Even so, many were primed to be critical of it on the basis of prior learning or exposure to psychoanalytic interventions that had been experienced as unhelpful. I approach the subject matter in this book largely with this audience in mind, remembering some of the questions my students have put to me over the years and the criticisms they have voiced. The book is intended primarily as a practical, clinical text for workers in the mental health field who are relative newcomers to the practice of psychoanalytic therapy.

It does nevertheless assume a core background in one of the mental health professions, clinical experience with patients and a degree of familiarity with the practice of psychotherapy and/or counselling more generally.

Teaching psychoanalysis has helped remind me that when we are trained psychoanalytically it is all too easy to forget that our practice is based on so much that is taken for granted, and on the idiosyncrasies of our own personal analytic experiences with training therapists and supervisors, that it is unsurprising when the newcomer to it finds the ideas confusing and the theories difficult to translate into practice.

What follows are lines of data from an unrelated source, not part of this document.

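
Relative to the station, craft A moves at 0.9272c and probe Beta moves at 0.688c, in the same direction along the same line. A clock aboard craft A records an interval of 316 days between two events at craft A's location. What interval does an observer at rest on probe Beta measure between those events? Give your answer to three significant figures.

Transform craft A's velocity into probe Beta's frame: (0.9272 − 0.688)/(1 − 0.9272·0.688) = 0.2392/0.3620864, so the relative speed is 0.66062c.
γ for this relative speed: γ = 1/√(1 − 0.436419) = 1.3321.
The clock on craft A records proper time, so probe Beta measures Δt = γΔτ = 1.3321 × 316 = 421 days.

421 days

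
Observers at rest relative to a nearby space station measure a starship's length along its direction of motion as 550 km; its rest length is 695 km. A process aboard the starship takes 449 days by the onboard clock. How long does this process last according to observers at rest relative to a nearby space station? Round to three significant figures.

567 days

Length contraction gives γ = L₀/L = 695/550 = 1.26364.
Δt = γΔτ = 1.26364 × 449 = 567 days.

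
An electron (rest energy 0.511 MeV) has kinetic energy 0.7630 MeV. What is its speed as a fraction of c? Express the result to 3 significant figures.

K = (γ−1)mc², so γ = 1 + 0.7630/0.511 = 2.4932.
Then v/c = √(1 − γ⁻²) = √(1 − 0.160874) = √0.839126 = 0.916.

0.916c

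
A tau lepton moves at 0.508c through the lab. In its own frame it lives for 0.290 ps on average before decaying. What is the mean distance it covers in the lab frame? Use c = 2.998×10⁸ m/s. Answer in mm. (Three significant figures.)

0.0513 mm

Lorentz factor: γ = (1 − 0.258064)^(−1/2) = 1.161.
Lab-frame lifetime: Δt = γτ = 1.161 × 0.290 ps = 0.33669 ps.
Distance: d = vΔt = 0.508 × 2.998×10⁸ m/s × 3.3669×10^-13 s = 5.13×10^-5 m = 0.0513 mm.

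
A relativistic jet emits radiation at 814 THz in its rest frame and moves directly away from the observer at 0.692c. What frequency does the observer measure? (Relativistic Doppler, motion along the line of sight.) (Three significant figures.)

347 THz

Relativistic Doppler (source moving away): f_obs = f_src · √((1−β)/(1+β)).
With β = 0.692: factor = √(0.308/1.692) = 0.42665.
f_obs = 814 × 0.42665 = 347 THz.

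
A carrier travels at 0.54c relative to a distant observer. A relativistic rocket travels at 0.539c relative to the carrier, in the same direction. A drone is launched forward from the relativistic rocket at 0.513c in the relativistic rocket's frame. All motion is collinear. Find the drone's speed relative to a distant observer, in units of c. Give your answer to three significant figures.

0.944c

Apply u = (u'+v)/(1+u'v) twice. Drone in the carrier frame: (0.513+0.539)/(1+0.513·0.539) = 1.052/1.276507 = 0.82412c.
That velocity, transformed to the rest frame of a distant observer: (0.82412+0.54)/(1+0.82412·0.54) = 1.36412/1.4450248 = 0.94401c.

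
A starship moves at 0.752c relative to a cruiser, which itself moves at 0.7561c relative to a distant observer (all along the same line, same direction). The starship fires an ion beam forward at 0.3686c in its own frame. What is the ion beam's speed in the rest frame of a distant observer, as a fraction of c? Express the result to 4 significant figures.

0.9820c

Apply u = (u'+v)/(1+u'v) twice. Ion beam in the cruiser frame: (0.3686+0.752)/(1+0.3686·0.752) = 1.1206/1.2771872 = 0.8774c.
That velocity, transformed to the rest frame of a distant observer: (0.8774+0.7561)/(1+0.8774·0.7561) = 1.6335/1.66340214 = 0.98202c.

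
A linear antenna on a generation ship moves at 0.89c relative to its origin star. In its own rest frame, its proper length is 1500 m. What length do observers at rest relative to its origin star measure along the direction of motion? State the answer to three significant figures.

684 m

γ = 1/√(1 − β²) = 1/√(1 − 0.7921) = 1/√0.2079 = 1/0.455961 = 2.1932.
Along the direction of motion the measured length is L₀/γ = 1500/2.1932 = 684 m.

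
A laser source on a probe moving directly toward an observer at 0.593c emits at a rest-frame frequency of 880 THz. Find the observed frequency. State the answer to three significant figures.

1740 THz

Relativistic Doppler (source moving toward): f_obs = f_src · √((1+β)/(1−β)).
With β = 0.593: factor = √(1.593/0.407) = 1.9784.
f_obs = 880 × 1.9784 = 1740 THz.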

Teaching is indeed a salutary experience – unless we teach the converted – since it forces us to revisit cherished assumptions. It has taught me to beware the dangers of overvalued ideas, though I am sure that while reading this book you will come across several ideas with which I am all too reluctant to part company.

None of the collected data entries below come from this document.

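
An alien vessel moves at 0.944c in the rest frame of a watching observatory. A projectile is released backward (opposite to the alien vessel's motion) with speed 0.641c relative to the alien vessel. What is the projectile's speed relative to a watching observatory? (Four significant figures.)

In units of c, u = (u' + v)/(1 + u'v) with u' = −0.641 and v = 0.944.
Numerator: −0.641 + 0.944 = 0.303. Denominator: 1 + (−0.641)(0.944) = 0.394896.
u = 0.303/0.394896 = 0.76729, so the speed is 0.7673c.

0.7673c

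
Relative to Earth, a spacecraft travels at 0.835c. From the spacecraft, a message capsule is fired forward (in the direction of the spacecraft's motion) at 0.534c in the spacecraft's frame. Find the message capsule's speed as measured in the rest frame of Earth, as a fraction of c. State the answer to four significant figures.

Relativistic velocity addition: u = (u' + v)/(1 + u'v/c²), with u' = 0.534c and v = 0.835c.
Numerator: 0.534 + 0.835 = 1.369. Denominator: 1 + (0.534)(0.835) = 1.44589.
u = 1.369/1.44589 = 0.94682, so the speed is 0.9468c.

0.9468c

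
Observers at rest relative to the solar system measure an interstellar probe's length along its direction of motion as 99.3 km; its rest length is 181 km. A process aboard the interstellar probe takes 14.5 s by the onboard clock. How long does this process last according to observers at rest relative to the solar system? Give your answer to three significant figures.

26.4 s

Length contraction gives γ = L₀/L = 181/99.3 = 1.82276.
Δt = γΔτ = 1.82276 × 14.5 = 26.4 s.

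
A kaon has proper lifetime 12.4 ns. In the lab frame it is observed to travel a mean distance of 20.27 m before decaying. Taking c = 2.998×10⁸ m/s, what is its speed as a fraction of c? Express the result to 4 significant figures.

0.9836c

d = βγcτ ⇒ βγ = d/(cτ) = 20.27 m / (3.71752 m) = 5.4526.
β = (βγ)/√(1+(βγ)²) = 5.4526/√30.7308 = 0.9836.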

A word of caution is called for before embarking on this book -I am a synthesiser. In this book, I have traded specificity for generalities and subtle differences in theoretical concepts for common strands between the many psychoanalytic theories that are available. It will thus probably  disappoint if you are in search of sophisticated critiques of particular metapsychologies or of the philosophical underpinnings of psychoanalysis.

This is not the aim of this book. Rather, my efforts are directed at developing a guiding, yet always provisional, framework for my own clinical work, based as it is on my understanding of theory and on what “works” in my own clinical practice. To this end, I draw on several psychoanalytic theories as I have yet to come across one model or theory that can satisfactorily account for all my analytic work.

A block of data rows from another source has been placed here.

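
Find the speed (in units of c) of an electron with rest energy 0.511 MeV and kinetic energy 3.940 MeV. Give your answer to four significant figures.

γ = 1 + K/(mc²) = 1 + 3.940/0.511 = 8.7104.
β = √(1 − 1/γ²) = √(1 − 0.0131803) = √0.9868197 = 0.9934.

0.9934c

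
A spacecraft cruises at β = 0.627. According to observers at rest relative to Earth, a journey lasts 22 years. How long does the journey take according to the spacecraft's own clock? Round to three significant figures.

With β = 0.627, γ = 1/√(1 − 0.627²) = 1/√0.606871 = 1.2837.
The spacecraft's clock runs slow as seen from Earth, so Δτ = Δt/γ = 22/1.2837 = 17.1 years.

17.1 years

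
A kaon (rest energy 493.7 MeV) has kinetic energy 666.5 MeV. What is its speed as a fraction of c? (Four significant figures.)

0.9049c

K = (γ−1)mc², so γ = 1 + 666.5/493.7 = 2.35.
Then v/c = √(1 − γ⁻²) = √(1 − 0.181077) = √0.818923 = 0.9049.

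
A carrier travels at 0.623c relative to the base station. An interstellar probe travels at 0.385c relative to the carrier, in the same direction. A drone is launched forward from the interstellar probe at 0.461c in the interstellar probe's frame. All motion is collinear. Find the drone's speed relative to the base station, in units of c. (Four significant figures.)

0.9267c

First combine the drone and interstellar probe (S''→S'): u₁ = (0.461 + 0.385)/(1 + 0.461×0.385) = 0.846/1.177485 = 0.71848.
Then combine with the carrier (S'→S): u = (0.71848 + 0.623)/(1 + 0.71848×0.623) = 1.34148/1.44761304 = 0.92668.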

In this book I am concerned with articulating my “private” clinical theory (Sandler, 1983) and its implications for technique. In some of the chapters I summarise some of the ideas that guide my work as “practice guidelines”. These are not intended to be in any way prescriptive but merely reflect my own attempt to make explicit how I approach my interventions, and to share the technical teachings that my own clinical supervisors have imparted to me over the years. This book pools together these experiences into a working framework that is inevitably personal and evolving.

In light of this, I can make no claims that what I do and what I have written about is empirically sound, but I have endeavoured, wherever possible, to anchor my practice in the empirical research that I am familiar with.

Because this is an introductory text at the end of each chapter, I have made some suggestions for further reading which will help extend the study of the concepts and ideas presented. If approaching this book with little prior knowledge of psychoanalytic ideas, it will probably be more helpful to read it sequentially as each chapter relies on an understanding of concepts discussed in the preceding chapter.

In this book I will outline key psychoanalytic concepts as they relate to practice guided by the psychoanalytic model that I espouse, namely, an object relational model. In doing so, I am clear, however, that the interventions that I experience as consonant with this model and that lend some coherence to my clinical work are, for the most part, awaiting empirical validation. I am all too aware too that my interventions could be justified by a diverse range of psychoanalytic theoretical orientations.

While I cannot take any credit for the ideas that I shall refer to, I do take responsibility for the way they inform my practice and how I present them in this book.